Governor Mary Fallin met with President Obama Tuesday about the upcoming fiscal cliff.
Governor Fallin was one of six Governors at the White House weighing in on the pending tax hikes and spending cuts.
Without a deal, the fiscal cliff will mean significant tax increases for almost all of us. In addition it also includes mandatory spending cuts at the federal level. A combination most economists agree will send the country back into a recession.
"We understand there's a shared responsibility to try and reduce the deficit which we all support," said Gov. Fallin following the meeting.
Steve Agee, Dean of the Meinder's school of business says the current status quo of increasing spending without increasing revenue will lead to disaster.
"We are going to end up in 15 or 20 years like Greece and Spain, which is what we do not want to have happen," Agee said.
President Obama wants to keep the Bush tax cuts in place for everyone who makes under $250,000 a year.
Republicans argue that's not enough.
"We're over-spending and until you deal with that issue, you cannot raise taxes enough to be able to keep up with a trillion dollars of accelerated spending," said Rep.
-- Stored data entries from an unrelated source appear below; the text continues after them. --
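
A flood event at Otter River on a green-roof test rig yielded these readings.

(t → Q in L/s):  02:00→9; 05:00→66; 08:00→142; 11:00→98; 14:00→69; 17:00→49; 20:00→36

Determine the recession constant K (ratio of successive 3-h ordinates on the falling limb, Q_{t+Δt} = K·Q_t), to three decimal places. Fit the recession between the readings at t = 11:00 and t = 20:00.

Using the recession-limb readings at t = 11:00 and t = 20:00: Q falls from 98 to 36 L/s over 3 intervals.
K = (Q₂/Q₁)^(1/3) = (36/98)^(1/3) = 0.716.

K ≈ 0.716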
James Lankford (R) Oklahoma.
Governors weighed in on Tuesday that they didn't want those cuts passed down to states in the form of unfunded mandates.
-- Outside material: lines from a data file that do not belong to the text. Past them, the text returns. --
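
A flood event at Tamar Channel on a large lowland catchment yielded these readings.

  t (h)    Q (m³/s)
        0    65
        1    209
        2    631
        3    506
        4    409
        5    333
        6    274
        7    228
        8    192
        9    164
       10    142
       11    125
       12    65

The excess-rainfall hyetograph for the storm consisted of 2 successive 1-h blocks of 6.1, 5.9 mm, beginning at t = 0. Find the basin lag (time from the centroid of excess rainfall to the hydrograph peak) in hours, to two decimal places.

Centroid of excess rainfall: t_c = Σ P_i·t̄_i / ΣP_i = 0.9917 h (block centres at 0.5, 1.5 h).
Hydrograph peak occurs at t = 2 h, so basin lag t_L = 2 − 0.9917 = 1.01 h.

t_L ≈ 1.01 h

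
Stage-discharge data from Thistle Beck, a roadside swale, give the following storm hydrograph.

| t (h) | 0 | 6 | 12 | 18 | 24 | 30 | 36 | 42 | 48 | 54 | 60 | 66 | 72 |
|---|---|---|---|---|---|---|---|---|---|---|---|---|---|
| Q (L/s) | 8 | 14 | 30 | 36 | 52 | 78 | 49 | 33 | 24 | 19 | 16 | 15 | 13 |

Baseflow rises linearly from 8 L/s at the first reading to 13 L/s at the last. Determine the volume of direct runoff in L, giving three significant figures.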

"We asked for flexibility in how the federal money is passed down to the states and how the cuts are passed down," Fallin said.
Still Governors say they left the meeting today, hopeful there would be a resolution. Even though Agee says he believes the economy will adjust if there isn't.
"Going over this fiscal cliff could be a long term solution to our crisis, the problem is in the short term we're going to have pain," he said.
That pain would be in some serious tax increases.